While Soph was trying to find a recipe for plum upside down cake she’s made before, so stumbled across this rhubarb, almond, plum and yogurt cake. With plums in season in our garden:
…and rhubarb from the garden in the freezer, we had no choice but to take the calorie hit from this amazing looking cake.
I start by making a compote form frozen garden rhubarb, frozen garden berries, fresh garden berries, sugar and lemon juice.
This gets covered in the foil and goes into a 140C fan oven for 90 minutes.
With that done, I’m off to do the gardening, as it’ll be raining tomorrow. Meanwhile Soph gets to work on the cakes. It starts of well enough, lining cake tins and putting garden plums in one.

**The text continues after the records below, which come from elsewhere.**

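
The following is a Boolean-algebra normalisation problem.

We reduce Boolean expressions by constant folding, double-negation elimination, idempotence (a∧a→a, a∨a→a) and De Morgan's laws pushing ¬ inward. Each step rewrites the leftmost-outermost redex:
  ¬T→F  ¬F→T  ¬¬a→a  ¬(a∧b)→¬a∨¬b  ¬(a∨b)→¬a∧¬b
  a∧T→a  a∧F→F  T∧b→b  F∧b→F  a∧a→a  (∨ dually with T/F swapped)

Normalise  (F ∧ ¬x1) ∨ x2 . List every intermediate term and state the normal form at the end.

Answer: normal form = x2  (in 2 steps)

Reduction:
  start: (F ∧ ¬x1) ∨ x2
  [1] F ∨ x2
  [2] x2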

That didn’t use many plums. Looks like more plum jam tomorrow!
Then we get to the cake batter, and it turns out to be some weird gluten free chiffon mixture… but we’re running with it.
Into the spring-form pans.
Bake at 160C fan for 45 minutes.
Despite being all chiffony they do the regular cool in tins for 10 minutes before removing tins and cooling fully before assembling.
Compote then Greek yogurt.
Then assemble and put compote juices over the top.
Mmm fruity, yogurty, almond cakey goodness! The cake itself is surprisingly good given it’s just almonds and egg whites without any chiffon messing around. We’ll probably use this recipe for other cakes.